Élisabeth Bégon née Marie-Isabelle-Élisabeth Rocbert de la Morandière (born in Montréal in 1696, died in 1755), was a French-Canadian letter writer. She is known for the correspondence she wrote to her widowed son-in-law Honoré-Gabriel Michel de Villebois de La Rouvillière (1702-1752) between 1748 and 1753. The first of her extant letters describe the daily life of an elite colonial laywoman in New France between 1748 and 1749, when Bégon left Canada and settled in Rochefort. She continued to write to Michel from France, and her last known letters were written after their intended recipient's death in New Orleans as news was slow to reach her.

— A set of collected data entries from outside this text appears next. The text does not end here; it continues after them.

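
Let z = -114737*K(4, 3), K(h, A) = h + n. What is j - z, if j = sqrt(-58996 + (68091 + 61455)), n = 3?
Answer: 803159 + 5*sqrt(2822) ≈ 8.0343e+5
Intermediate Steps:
K(h, A) = 3 + h (K(h, A) = h + 3 = 3 + h)
z = -803159 (z = -114737*(3 + 4) = -114737*7 = -803159)
j = 5*sqrt(2822) (j = sqrt(-58996 + 129546) = sqrt(70550) = 5*sqrt(2822) ≈ 265.61)
j - z = 5*sqrt(2822) - 1*(-803159) = 5*sqrt(2822) + 803159 = 803159 + 5*sqrt(2822)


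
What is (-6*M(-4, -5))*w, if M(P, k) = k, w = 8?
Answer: 240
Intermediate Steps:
(-6*M(-4, -5))*w = -6*(-5)*8 = 30*8 = 240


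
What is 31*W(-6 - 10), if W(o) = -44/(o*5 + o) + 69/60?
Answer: 5983/120 ≈ 49.858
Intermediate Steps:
W(o) = 23/20 - 22/(3*o) (W(o) = -44/(5*o + o) + 69*(1/60) = -44*1/(6*o) + 23/20 = -22/(3*o) + 23/20 = 23/20 - 22/(3*o))
31*W(-6 - 10) = 31*((-440 + 69*(-6 - 10))/(60*(-6 - 10))) = 31*((1/60)*(-440 + 69*(-16))/(-16)) = 31*((1/60)*(-1/16)*(-440 - 1104)) = 31*((1/60)*(-1/16)*(-1544)) = 31*(193/120) = 5983/120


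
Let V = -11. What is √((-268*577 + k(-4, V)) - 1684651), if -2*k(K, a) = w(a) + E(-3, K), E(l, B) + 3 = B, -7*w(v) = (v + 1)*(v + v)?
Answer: I*√360496486/14 ≈ 1356.2*I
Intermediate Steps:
w(v) = -2*v*(1 + v)/7 (w(v) = -(v + 1)*(v + v)/7 = -(1 + v)*2*v/7 = -2*v*(1 + v)/7)
E(l, B) = -3 + B
k(K, a) = 3/2 - K/2 + a*(1 + a)/7 (k(K, a) = -(-2*a*(1 + a)/7 + (-3 + K))/2 = -(-3 + K - 2*a*(1 + a)/7)/2 = 3/2 - K/2 + a*(1 + a)/7)
√((-268*577 + k(-4, V)) - 1684651) = √((-268*577 + (3/2 - ½*(-4) + (⅐)*(-11)*(1 - 11))) - 1684651) = √((-154636 + (3/2 + 2 + (⅐)*(-11)*(-10))) - 1684651) = √((-154636 + (3/2 + 2 + 110/7)) - 1684651) = √((-154636 + 269/14) - 1684651) = √(-2164635/14 - 1684651) = √(-25749749/14) = I*√360496486/14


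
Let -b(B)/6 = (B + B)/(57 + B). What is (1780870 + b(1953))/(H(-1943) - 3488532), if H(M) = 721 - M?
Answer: -149146886/291941445 ≈ -0.51088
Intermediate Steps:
b(B) = -12*B/(57 + B) (b(B) = -6*(B + B)/(57 + B) = -6*2*B/(57 + B) = -12*B/(57 + B))
(1780870 + b(1953))/(H(-1943) - 3488532) = (1780870 - 12*1953/(57 + 1953))/((721 - 1*(-1943)) - 3488532) = (1780870 - 12*1953/2010)/((721 + 1943) - 3488532) = (1780870 - 12*1953*1/2010)/(2664 - 3488532) = (1780870 - 3906/335)/(-3485868) = (596587544/335)*(-1/3485868) = -149146886/291941445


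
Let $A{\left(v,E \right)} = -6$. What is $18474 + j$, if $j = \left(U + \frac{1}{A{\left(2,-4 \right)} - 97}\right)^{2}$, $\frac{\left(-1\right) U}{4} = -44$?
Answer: $\frac{524578795}{10609} \approx 49447.0$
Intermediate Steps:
$U = 176$ ($U = \left(-4\right) \left(-44\right) = 176$)
$j = \frac{328588129}{10609}$ ($j = \left(176 + \frac{1}{-6 - 97}\right)^{2} = \left(176 + \frac{1}{-103}\right)^{2} = \left(176 - \frac{1}{103}\right)^{2} = \left(\frac{18127}{103}\right)^{2} = \frac{328588129}{10609} \approx 30973.0$)
$18474 + j = 18474 + \frac{328588129}{10609} = \frac{524578795}{10609}$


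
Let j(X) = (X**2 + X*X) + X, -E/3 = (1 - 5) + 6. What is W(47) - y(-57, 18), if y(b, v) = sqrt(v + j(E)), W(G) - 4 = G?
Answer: 51 - 2*sqrt(21) ≈ 41.835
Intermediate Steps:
E = -6 (E = -3*((1 - 5) + 6) = -3*(-4 + 6) = -3*2 = -6)
j(X) = X + 2*X**2 (j(X) = (X**2 + X**2) + X = 2*X**2 + X = X + 2*X**2)
W(G) = 4 + G
y(b, v) = sqrt(66 + v) (y(b, v) = sqrt(v - 6*(1 + 2*(-6))) = sqrt(v - 6*(1 - 12)) = sqrt(v - 6*(-11)) = sqrt(v + 66) = sqrt(66 + v))
W(47) - y(-57, 18) = (4 + 47) - sqrt(66 + 18) = 51 - sqrt(84) = 51 - 2*sqrt(21)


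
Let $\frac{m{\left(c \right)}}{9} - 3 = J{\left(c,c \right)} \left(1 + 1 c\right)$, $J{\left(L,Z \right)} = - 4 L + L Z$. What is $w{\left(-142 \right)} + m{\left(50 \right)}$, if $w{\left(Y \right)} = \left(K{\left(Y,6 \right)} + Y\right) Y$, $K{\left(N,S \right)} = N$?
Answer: $1096055$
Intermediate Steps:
$m{\left(c \right)} = 27 + 9 c \left(1 + c\right) \left(-4 + c\right)$ ($m{\left(c \right)} = 27 + 9 c \left(-4 + c\right) \left(1 + 1 c\right) = 27 + 9 c \left(-4 + c\right) \left(1 + c\right) = 27 + 9 c \left(1 + c\right) \left(-4 + c\right)$)
$w{\left(Y \right)} = 2 Y^{2}$ ($w{\left(Y \right)} = \left(Y + Y\right) Y = 2 Y Y = 2 Y^{2}$)
$w{\left(-142 \right)} + m{\left(50 \right)} = 2 \left(-142\right)^{2} + \left(27 + 9 \cdot 50 \left(-4 + 50\right) + 9 \cdot 50^{2} \left(-4 + 50\right)\right) = 2 \cdot 20164 + \left(27 + 9 \cdot 50 \cdot 46 + 9 \cdot 2500 \cdot 46\right) = 40328 + \left(27 + 20700 + 1035000\right) = 40328 + 1055727 = 1096055$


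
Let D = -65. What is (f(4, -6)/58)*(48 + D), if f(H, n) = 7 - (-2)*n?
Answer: 85/58 ≈ 1.4655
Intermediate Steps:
f(H, n) = 7 + 2*n
(f(4, -6)/58)*(48 + D) = ((7 + 2*(-6))/58)*(48 - 65) = ((7 - 12)*(1/58))*(-17) = -5*1/58*(-17) = -5/58*(-17) = 85/58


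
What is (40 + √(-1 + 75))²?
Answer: (40 + √74)² ≈ 2362.2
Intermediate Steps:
(40 + √(-1 + 75))² = (40 + √74)²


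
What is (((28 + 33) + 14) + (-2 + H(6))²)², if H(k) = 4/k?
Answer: 477481/81 ≈ 5894.8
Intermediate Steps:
(((28 + 33) + 14) + (-2 + H(6))²)² = (((28 + 33) + 14) + (-2 + 4/6)²)² = ((61 + 14) + (-2 + 4*(⅙))²)² = (75 + (-2 + ⅔)²)² = (75 + (-4/3)²)² = (75 + 16/9)² = (691/9)² = 477481/81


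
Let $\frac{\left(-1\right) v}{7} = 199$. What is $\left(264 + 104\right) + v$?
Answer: $-1025$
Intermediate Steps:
$v = -1393$ ($v = \left(-7\right) 199 = -1393$)
$\left(264 + 104\right) + v = \left(264 + 104\right) - 1393 = 368 - 1393 = -1025$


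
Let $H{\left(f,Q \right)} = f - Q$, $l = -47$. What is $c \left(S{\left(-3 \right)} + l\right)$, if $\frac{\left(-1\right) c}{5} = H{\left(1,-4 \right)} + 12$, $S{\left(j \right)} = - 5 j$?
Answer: $2720$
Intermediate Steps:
$c = -85$ ($c = - 5 \left(\left(1 - -4\right) + 12\right) = - 5 \left(\left(1 + 4\right) + 12\right) = - 5 \left(5 + 12\right) = \left(-5\right) 17 = -85$)
$c \left(S{\left(-3 \right)} + l\right) = - 85 \left(\left(-5\right) \left(-3\right) - 47\right) = - 85 \left(15 - 47\right) = \left(-85\right) \left(-32\right) = 2720$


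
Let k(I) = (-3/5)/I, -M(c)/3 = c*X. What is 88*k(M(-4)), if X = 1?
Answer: -22/5 ≈ -4.4000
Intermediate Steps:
M(c) = -3*c
k(I) = -3/(5*I) (k(I) = (-3*1/5)/I = -3/(5*I))
88*k(M(-4)) = 88*(-3/(5*((-3*(-4))))) = 88*(-3/5/12) = 88*(-3/5*1/12) = 88*(-1/20) = -22/5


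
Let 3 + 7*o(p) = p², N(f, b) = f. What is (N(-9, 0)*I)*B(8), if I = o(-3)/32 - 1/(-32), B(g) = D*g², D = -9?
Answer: 2106/7 ≈ 300.86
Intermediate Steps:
o(p) = -3/7 + p²/7
B(g) = -9*g²
I = 13/224 (I = (-3/7 + (⅐)*(-3)²)/32 - 1/(-32) = (-3/7 + (⅐)*9)*(1/32) - 1*(-1/32) = (-3/7 + 9/7)*(1/32) + 1/32 = (6/7)*(1/32) + 1/32 = 3/112 + 1/32 = 13/224 ≈ 0.058036)
(N(-9, 0)*I)*B(8) = (-9*13/224)*(-9*8²) = -(-1053)*64/224 = -117/224*(-576) = 2106/7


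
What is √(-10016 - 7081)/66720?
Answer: I*√17097/66720 ≈ 0.0019598*I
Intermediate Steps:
√(-10016 - 7081)/66720 = √(-17097)*(1/66720) = (I*√17097)*(1/66720) = I*√17097/66720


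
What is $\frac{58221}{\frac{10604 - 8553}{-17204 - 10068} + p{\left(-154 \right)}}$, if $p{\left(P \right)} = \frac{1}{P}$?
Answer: $- \frac{17465834232}{24509} \approx -7.1263 \cdot 10^{5}$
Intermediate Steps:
$\frac{58221}{\frac{10604 - 8553}{-17204 - 10068} + p{\left(-154 \right)}} = \frac{58221}{\frac{10604 - 8553}{-17204 - 10068} + \frac{1}{-154}} = \frac{58221}{\frac{2051}{-27272} - \frac{1}{154}} = \frac{58221}{2051 \left(- \frac{1}{27272}\right) - \frac{1}{154}} = \frac{58221}{- \frac{293}{3896} - \frac{1}{154}} = \frac{58221}{- \frac{24509}{299992}} = 58221 \left(- \frac{299992}{24509}\right) = - \frac{17465834232}{24509}$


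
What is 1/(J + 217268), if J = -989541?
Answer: -1/772273 ≈ -1.2949e-6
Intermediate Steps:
1/(J + 217268) = 1/(-989541 + 217268) = 1/(-772273) = -1/772273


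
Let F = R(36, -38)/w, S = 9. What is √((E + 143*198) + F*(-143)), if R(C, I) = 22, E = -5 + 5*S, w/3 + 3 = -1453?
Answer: √200070906/84 ≈ 168.39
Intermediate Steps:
w = -4368 (w = -9 + 3*(-1453) = -9 - 4359 = -4368)
E = 40 (E = -5 + 5*9 = -5 + 45 = 40)
F = -11/2184 (F = 22/(-4368) = 22*(-1/4368) = -11/2184 ≈ -0.0050366)
√((E + 143*198) + F*(-143)) = √((40 + 143*198) - 11/2184*(-143)) = √((40 + 28314) + 121/168) = √(28354 + 121/168) = √(4763593/168) = √200070906/84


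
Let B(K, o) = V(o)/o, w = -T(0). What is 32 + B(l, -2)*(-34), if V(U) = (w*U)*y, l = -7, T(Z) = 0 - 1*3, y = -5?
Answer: 542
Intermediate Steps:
T(Z) = -3 (T(Z) = 0 - 3 = -3)
w = 3 (w = -1*(-3) = 3)
V(U) = -15*U (V(U) = (3*U)*(-5) = -15*U)
B(K, o) = -15 (B(K, o) = (-15*o)/o = -15)
32 + B(l, -2)*(-34) = 32 - 15*(-34) = 32 + 510 = 542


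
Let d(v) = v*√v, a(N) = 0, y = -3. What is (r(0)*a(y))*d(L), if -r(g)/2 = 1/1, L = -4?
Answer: 0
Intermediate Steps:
d(v) = v^(3/2)
r(g) = -2 (r(g) = -2/1 = -2)
(r(0)*a(y))*d(L) = (-2*0)*(-4)^(3/2) = 0*(-8*I) = 0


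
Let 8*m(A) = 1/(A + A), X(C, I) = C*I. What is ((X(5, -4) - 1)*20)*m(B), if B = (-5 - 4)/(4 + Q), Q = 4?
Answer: 70/3 ≈ 23.333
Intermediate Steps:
B = -9/8 (B = (-5 - 4)/(4 + 4) = -9/8 ≈ -1.1250)
m(A) = 1/(16*A) (m(A) = 1/(8*(A + A)) = 1/(8*((2*A))) = (1/(2*A))/8 = 1/(16*A))
((X(5, -4) - 1)*20)*m(B) = ((5*(-4) - 1)*20)*(1/(16*(-9/8))) = ((-20 - 1)*20)*((1/16)*(-8/9)) = -21*20*(-1/18) = -420*(-1/18) = 70/3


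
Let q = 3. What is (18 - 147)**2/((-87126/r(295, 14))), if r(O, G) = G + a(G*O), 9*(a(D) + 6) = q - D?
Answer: 7497695/87126 ≈ 86.056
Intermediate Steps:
a(D) = -17/3 - D/9 (a(D) = -6 + (3 - D)/9 = -6 + (1/3 - D/9) = -17/3 - D/9)
r(O, G) = -17/3 + G - G*O/9 (r(O, G) = G + (-17/3 - G*O/9) = -17/3 + G - G*O/9)
(18 - 147)**2/((-87126/r(295, 14))) = (18 - 147)**2/((-87126/(-17/3 + 14 - 1/9*14*295))) = (-129)**2/((-87126/(-17/3 + 14 - 4130/9))) = 16641/((-87126/(-4055/9))) = 16641/((-87126*(-9/4055))) = 16641/(784134/4055) = 16641*(4055/784134) = 7497695/87126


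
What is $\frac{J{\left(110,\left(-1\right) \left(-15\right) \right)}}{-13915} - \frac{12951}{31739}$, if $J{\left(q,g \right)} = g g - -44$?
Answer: $- \frac{188750956}{441648185} \approx -0.42738$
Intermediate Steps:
$J{\left(q,g \right)} = 44 + g^{2}$ ($J{\left(q,g \right)} = g^{2} + 44 = 44 + g^{2}$)
$\frac{J{\left(110,\left(-1\right) \left(-15\right) \right)}}{-13915} - \frac{12951}{31739} = \frac{44 + \left(\left(-1\right) \left(-15\right)\right)^{2}}{-13915} - \frac{12951}{31739} = \left(44 + 15^{2}\right) \left(- \frac{1}{13915}\right) - \frac{12951}{31739} = \left(44 + 225\right) \left(- \frac{1}{13915}\right) - \frac{12951}{31739} = 269 \left(- \frac{1}{13915}\right) - \frac{12951}{31739} = - \frac{269}{13915} - \frac{12951}{31739} = - \frac{188750956}{441648185}$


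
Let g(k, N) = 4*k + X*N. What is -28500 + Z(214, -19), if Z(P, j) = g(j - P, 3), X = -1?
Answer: -29435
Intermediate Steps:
g(k, N) = -N + 4*k (g(k, N) = 4*k - N = -N + 4*k)
Z(P, j) = -3 - 4*P + 4*j (Z(P, j) = -1*3 + 4*(j - P) = -3 + (-4*P + 4*j) = -3 - 4*P + 4*j)
-28500 + Z(214, -19) = -28500 + (-3 - 4*214 + 4*(-19)) = -28500 + (-3 - 856 - 76) = -28500 - 935 = -29435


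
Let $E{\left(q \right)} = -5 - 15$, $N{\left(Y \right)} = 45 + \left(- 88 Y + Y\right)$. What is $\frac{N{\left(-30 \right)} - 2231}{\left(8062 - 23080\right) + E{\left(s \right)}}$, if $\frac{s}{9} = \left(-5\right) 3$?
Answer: $- \frac{212}{7519} \approx -0.028195$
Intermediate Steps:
$s = -135$ ($s = 9 \left(\left(-5\right) 3\right) = 9 \left(-15\right) = -135$)
$N{\left(Y \right)} = 45 - 87 Y$
$E{\left(q \right)} = -20$ ($E{\left(q \right)} = -5 - 15 = -20$)
$\frac{N{\left(-30 \right)} - 2231}{\left(8062 - 23080\right) + E{\left(s \right)}} = \frac{\left(45 - -2610\right) - 2231}{\left(8062 - 23080\right) - 20} = \frac{\left(45 + 2610\right) - 2231}{\left(8062 - 23080\right) - 20} = \frac{2655 - 2231}{-15018 - 20} = \frac{424}{-15038} = 424 \left(- \frac{1}{15038}\right) = - \frac{212}{7519}$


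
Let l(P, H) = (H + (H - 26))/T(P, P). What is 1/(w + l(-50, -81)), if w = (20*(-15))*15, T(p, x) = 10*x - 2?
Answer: -251/1129406 ≈ -0.00022224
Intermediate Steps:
T(p, x) = -2 + 10*x
w = -4500 (w = -300*15 = -4500)
l(P, H) = (-26 + 2*H)/(-2 + 10*P) (l(P, H) = (H + (H - 26))/(-2 + 10*P) = (H + (-26 + H))/(-2 + 10*P) = (-26 + 2*H)/(-2 + 10*P))
1/(w + l(-50, -81)) = 1/(-4500 + (-13 - 81)/(-1 + 5*(-50))) = 1/(-4500 - 94/(-1 - 250)) = 1/(-4500 - 94/(-251)) = 1/(-4500 - 1/251*(-94)) = 1/(-4500 + 94/251) = 1/(-1129406/251) = -251/1129406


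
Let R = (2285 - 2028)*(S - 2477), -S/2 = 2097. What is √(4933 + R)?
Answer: 3*I*√189946 ≈ 1307.5*I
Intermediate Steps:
S = -4194 (S = -2*2097 = -4194)
R = -1714447 (R = (2285 - 2028)*(-4194 - 2477) = 257*(-6671) = -1714447)
√(4933 + R) = √(4933 - 1714447) = √(-1709514) = 3*I*√189946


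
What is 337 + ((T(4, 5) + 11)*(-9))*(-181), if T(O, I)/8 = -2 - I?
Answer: -72968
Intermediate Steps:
T(O, I) = -16 - 8*I (T(O, I) = 8*(-2 - I) = -16 - 8*I)
337 + ((T(4, 5) + 11)*(-9))*(-181) = 337 + (((-16 - 8*5) + 11)*(-9))*(-181) = 337 + (((-16 - 40) + 11)*(-9))*(-181) = 337 + ((-56 + 11)*(-9))*(-181) = 337 - 45*(-9)*(-181) = 337 + 405*(-181) = 337 - 73305 = -72968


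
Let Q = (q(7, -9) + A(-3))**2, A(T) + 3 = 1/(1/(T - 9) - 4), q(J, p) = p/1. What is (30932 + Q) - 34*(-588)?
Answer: 122628524/2401 ≈ 51074.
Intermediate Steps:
q(J, p) = p (q(J, p) = p*1 = p)
A(T) = -3 + 1/(-4 + 1/(-9 + T)) (A(T) = -3 + 1/(1/(T - 9) - 4) = -3 + 1/(1/(-9 + T) - 4) = -3 + 1/(-4 + 1/(-9 + T)))
Q = 360000/2401 (Q = (-9 + (120 - 13*(-3))/(-37 + 4*(-3)))**2 = (-9 + (120 + 39)/(-37 - 12))**2 = (-9 + 159/(-49))**2 = (-9 - 1/49*159)**2 = (-9 - 159/49)**2 = (-600/49)**2 = 360000/2401 ≈ 149.94)
(30932 + Q) - 34*(-588) = (30932 + 360000/2401) - 34*(-588) = 74627732/2401 + 19992 = 122628524/2401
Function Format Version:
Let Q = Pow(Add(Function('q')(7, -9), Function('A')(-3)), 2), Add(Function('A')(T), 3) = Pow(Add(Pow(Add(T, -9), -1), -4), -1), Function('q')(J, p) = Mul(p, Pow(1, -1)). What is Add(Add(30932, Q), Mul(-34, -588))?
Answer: Rational(122628524, 2401) ≈ 51074.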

Bégon's oeuvre (a collection of written correspondence including letters, nine notebooks, and thirty-nine leaflets ) was published in 1935 under the title Lettres au cher fils. The correspondence was mainly addressed to her son-in-law (Michel de Villebois de la Rouvillière), named commissaire ordonnateur of Louisiana in 1747, a post he did not assume until 1749. Lettres au cher fils only include those letters penned by Élisabeth Bégon herself; no return letters have ever been found. Her correspondence is unique to the writings of New France as it is one of the only known works written by a French Canadian laywoman during this period of time.

The original letters can be found at the National Library and Archives of Quebec.